Irina Taler (47), Besitzerin eines Ökoladens: Seit fast 15 Jahren betreibe ich meinen kleinen Laden in Kiel und habe eine große Stammkundschaft. Uns verbindet die Liebe zur Natur und zu gesunder Ernährung. Was man im Supermarkt kaufen kann, das kommt doch alles aus Amerika und macht krank und fett. Schon kleine Kinder kriegen heutzutage diesen künstlichen Fraß. Eltern, die mit ihren Kindern bei McDonald’s essen gehen, sollte man wegsperren.

Bayram Karamollaoglu (ca. 52): Grün viel gut. Islam auch grün. Wenn Grüne mache Regierung, wir könne privat arbeite und kriege Arbeitslosgeld und Kindergeld für ganze Sippe in Türkiye. Und wir auch Deutschepass. Alles nix Problem. Wenn Tochter verkauft und mache Hochzeit, grüne Ministerin tanze bei uns mit Bauch und sage: Schön Multikulti. Und wir sage: Bravo, Grün!

Sonja Auerbach (28), vierfache Mutter: Die Kinder sind unser ganzes Glück. Vor allem die Wirtschaft braucht unsere Kinder! Wer soll sonst später die Rente zahlen? Die Kleinste geht schon in die Kita, und ich habe meinen Minijob. Bis Nummer 5 kommt.

Franz Muxenbacher (47), arbeitslos:

I bin aas Bayern. De Schwoarzen regian uns scho allaweil. Nachha hob i mia denkt, etzt reichts. Bine auf nach Schleswich-Holstein. A Bier gibts dou nämle aa. Und koa Orbait emso. Hauptsaach gsund, denk i mia allaweil.

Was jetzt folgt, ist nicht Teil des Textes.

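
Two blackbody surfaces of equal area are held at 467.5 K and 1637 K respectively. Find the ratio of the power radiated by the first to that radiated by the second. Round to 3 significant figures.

With equal areas, P₁/P₂ = (T₁/T₂)⁴ = (467.5/1637)⁴ = 6.65×10⁻³.

P₁/P₂ ≈ 6.65×10⁻³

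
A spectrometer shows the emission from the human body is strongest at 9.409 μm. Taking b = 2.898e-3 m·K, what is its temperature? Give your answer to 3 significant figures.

Wien's law gives T = b/λ_max = (2.898×10⁻³ m·K)/(9.409×10⁻⁶ m) = 308 K.

T ≈ 308 K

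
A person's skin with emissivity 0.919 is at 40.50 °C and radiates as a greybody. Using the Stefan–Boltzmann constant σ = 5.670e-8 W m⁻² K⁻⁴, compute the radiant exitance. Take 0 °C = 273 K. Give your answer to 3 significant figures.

I ≈ 503 W/m²

T = 40.50 °C + 273 = 313.50 K.
Stefan–Boltzmann: I = εσT⁴ = 0.919 × 5.670×10⁻⁸ × (313.50)⁴ = 503 W/m².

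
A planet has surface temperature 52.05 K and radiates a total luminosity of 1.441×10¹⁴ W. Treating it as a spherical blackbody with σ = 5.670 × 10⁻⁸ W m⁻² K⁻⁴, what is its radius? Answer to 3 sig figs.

R ≈ 5.25×10⁶ m

L = 4πR²σT⁴ ⇒ R = √(L/(4πσT⁴)).
σT⁴ = 0.416165 W/m², so R = √(1.441×10¹⁴/(4π×0.416165)) = 5.25×10⁶ m.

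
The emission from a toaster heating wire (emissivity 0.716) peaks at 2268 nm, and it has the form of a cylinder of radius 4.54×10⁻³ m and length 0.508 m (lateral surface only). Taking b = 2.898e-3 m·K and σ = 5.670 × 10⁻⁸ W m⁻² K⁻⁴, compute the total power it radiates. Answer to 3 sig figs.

P ≈ 1.57×10³ W

Wien's law: T = b/λ_max = 2.898×10⁻³/2.268×10⁻⁶ = 1277.78 K.
Lateral area A = 2πrL = 2π×4.54×10⁻³×0.508 = 0.0144910 m².
Then P = εσAT⁴ = 0.716×5.670×10⁻⁸×0.0144910×(1277.78)⁴ = 1.57×10³ W.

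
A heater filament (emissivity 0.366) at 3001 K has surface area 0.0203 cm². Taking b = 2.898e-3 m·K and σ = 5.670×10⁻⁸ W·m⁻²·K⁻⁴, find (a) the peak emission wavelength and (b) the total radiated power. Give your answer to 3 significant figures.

(a) λ_max = b/T = 2.898×10⁻³/3001 = 9.657×10⁻⁷ m = 966 nm.
Area A = 0.0203 cm² = 2.03×10⁻⁶ m².
(b) P = εσAT⁴ = 0.366×5.670×10⁻⁸×2.03×10⁻⁶×(3001)⁴ = 3.42 W.

λ_max ≈ 966 nm; P ≈ 3.42 W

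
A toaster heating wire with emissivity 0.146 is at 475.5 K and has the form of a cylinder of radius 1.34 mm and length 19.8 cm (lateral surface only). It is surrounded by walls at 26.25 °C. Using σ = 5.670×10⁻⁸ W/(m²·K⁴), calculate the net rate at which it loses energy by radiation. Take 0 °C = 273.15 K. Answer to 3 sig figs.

Surroundings: T = 26.25 °C + 273.15 = 299.40 K.
Lateral area A = 2πrL = 2π×1.34×10⁻³×0.198 = 1.66705×10⁻³ m².
Net radiated power P_net = εσA(T⁴ − T₀⁴) = 0.146×5.670×10⁻⁸×1.66705×10⁻³×(475.5⁴ − 299.40⁴).
T⁴ − T₀⁴ = 5.11213×10¹⁰ − 8.03539×10⁹ = 4.30859×10¹⁰ K⁴, so P_net = 0.595 W.

Net loss ≈ 0.595 W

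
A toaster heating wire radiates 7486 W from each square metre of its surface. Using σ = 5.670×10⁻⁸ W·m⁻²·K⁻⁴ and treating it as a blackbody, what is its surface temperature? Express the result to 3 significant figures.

I = σT⁴, so T = (I/σ)^(1/4) = (7486/(5.670×10⁻⁸))^(1/4) = 603 K.

T ≈ 603 K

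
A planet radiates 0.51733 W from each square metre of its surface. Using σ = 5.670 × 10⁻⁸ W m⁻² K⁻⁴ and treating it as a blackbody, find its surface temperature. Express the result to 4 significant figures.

I = σT⁴, so T = (I/σ)^(1/4) = (0.51733/(5.670×10⁻⁸))^(1/4) = 54.96 K.

T ≈ 54.96 K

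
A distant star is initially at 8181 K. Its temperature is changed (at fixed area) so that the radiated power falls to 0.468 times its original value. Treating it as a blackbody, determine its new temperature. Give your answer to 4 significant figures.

P ∝ T⁴, so T₂/T₁ = (P₂/P₁)^(1/4) = (0.468)^(1/4) = 0.827107.
T₂ = 8181 × 0.827107 = 6767 K.

T₂ ≈ 6767 K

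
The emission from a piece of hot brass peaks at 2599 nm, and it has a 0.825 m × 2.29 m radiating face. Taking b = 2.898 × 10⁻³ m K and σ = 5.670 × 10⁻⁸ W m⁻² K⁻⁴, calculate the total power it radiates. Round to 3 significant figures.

P ≈ 1.66×10⁵ W

Wien's law: T = b/λ_max = 2.898×10⁻³/2.599×10⁻⁶ = 1115.04 K.
Area A = 0.825 × 2.29 = 1.88925 m².
Then P = σAT⁴ = 5.670×10⁻⁸×1.88925×(1115.04)⁴ = 1.66×10⁵ W.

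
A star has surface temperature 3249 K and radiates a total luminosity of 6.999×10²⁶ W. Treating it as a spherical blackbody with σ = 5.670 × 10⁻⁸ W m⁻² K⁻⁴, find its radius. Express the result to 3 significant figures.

L = 4πR²σT⁴ ⇒ R = √(L/(4πσT⁴)).
σT⁴ = 6.31803×10⁶ W/m², so R = √(6.999×10²⁶/(4π×6.31803×10⁶)) = 2.97×10⁹ m.

R ≈ 2.97×10⁹ m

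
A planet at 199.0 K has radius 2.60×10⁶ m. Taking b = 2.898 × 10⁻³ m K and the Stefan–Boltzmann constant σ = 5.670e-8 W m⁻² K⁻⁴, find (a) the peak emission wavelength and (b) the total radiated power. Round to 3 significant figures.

λ_max ≈ 14.6 μm; P ≈ 7.55×10¹⁵ W

(a) λ_max = b/T = 2.898×10⁻³/199.0 = 1.456×10⁻⁵ m = 14.6 μm.
Surface area A = 4πR² = 4π(2.60×10⁶ m)² = 8.49487×10¹³ m².
(b) P = σAT⁴ = 5.670×10⁻⁸×8.49487×10¹³×(199.0)⁴ = 7.55×10¹⁵ W.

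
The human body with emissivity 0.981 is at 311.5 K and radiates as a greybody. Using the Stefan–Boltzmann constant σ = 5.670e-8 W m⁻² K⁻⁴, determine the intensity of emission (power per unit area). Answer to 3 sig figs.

Stefan–Boltzmann: I = εσT⁴ = 0.981 × 5.670×10⁻⁸ × (311.5)⁴ = 524 W/m².

I ≈ 524 W/m²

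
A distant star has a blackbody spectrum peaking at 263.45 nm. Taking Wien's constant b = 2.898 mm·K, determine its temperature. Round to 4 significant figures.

T ≈ 1.100×10⁴ K

Wien's law gives T = b/λ_max = (2.898×10⁻³ m·K)/(2.6345×10⁻⁷ m) = 1.100×10⁴ K.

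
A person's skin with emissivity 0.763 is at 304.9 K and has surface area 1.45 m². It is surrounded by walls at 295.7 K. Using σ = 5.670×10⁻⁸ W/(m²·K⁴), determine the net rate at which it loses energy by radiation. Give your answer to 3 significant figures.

Net loss ≈ 62.5 W

Area A = 1.45 m².
Net radiated power P_net = εσA(T⁴ − T₀⁴) = 0.763×5.670×10⁻⁸×1.45×(304.9⁴ − 295.7⁴).
T⁴ − T₀⁴ = 8.64231×10⁹ − 7.64549×10⁹ = 9.96820×10⁸ K⁴, so P_net = 62.5 W.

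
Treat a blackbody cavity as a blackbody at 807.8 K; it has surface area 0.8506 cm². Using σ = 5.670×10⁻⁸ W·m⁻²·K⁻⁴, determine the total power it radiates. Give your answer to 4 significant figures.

P ≈ 2.054 W

Area A = 0.8506 cm² = 8.506×10⁻⁵ m².
P = σAT⁴ = 5.670×10⁻⁸ × 8.506×10⁻⁵ × (807.8)⁴ = 2.054 W.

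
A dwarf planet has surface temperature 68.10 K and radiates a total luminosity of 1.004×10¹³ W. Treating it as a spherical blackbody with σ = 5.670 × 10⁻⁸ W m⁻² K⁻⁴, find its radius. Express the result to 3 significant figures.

R ≈ 8.09×10⁵ m

L = 4πR²σT⁴ ⇒ R = √(L/(4πσT⁴)).
σT⁴ = 1.21947 W/m², so R = √(1.004×10¹³/(4π×1.21947)) = 8.09×10⁵ m.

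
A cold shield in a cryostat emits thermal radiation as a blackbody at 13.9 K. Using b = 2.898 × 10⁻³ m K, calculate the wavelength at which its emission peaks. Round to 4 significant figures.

Wien's displacement law: λ_max = b/T = (2.898×10⁻³ m·K)/(13.9 K) = 2.0849×10⁻⁴ m.
That is 0.2085 mm, in the infrared range.

λ_max ≈ 0.2085 mm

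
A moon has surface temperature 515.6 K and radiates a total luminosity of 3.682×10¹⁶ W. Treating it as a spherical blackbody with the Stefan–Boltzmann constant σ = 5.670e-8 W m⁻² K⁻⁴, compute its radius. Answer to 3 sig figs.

R ≈ 8.55×10⁵ m

L = 4πR²σT⁴ ⇒ R = √(L/(4πσT⁴)).
σT⁴ = 4007.14 W/m², so R = √(3.682×10¹⁶/(4π×4007.14)) = 8.55×10⁵ m.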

Horst Hobel (57), Polizeibeamter: Sagen wir’s offen: Früher war das schon unangenehm, als wir das Gesocks immer von der Straße wegschlagen, äh, wegtragen mussten, aber mit der Zeit haben die Grünen bei uns »Grünen« richtig was dazugelernt. Die greifen heute selber richtig durch und machen da keine Sperenzchen mehr. Alle Achtung! Und unsere Schlagstöcke … das neueste Modell! Vom Feinsten!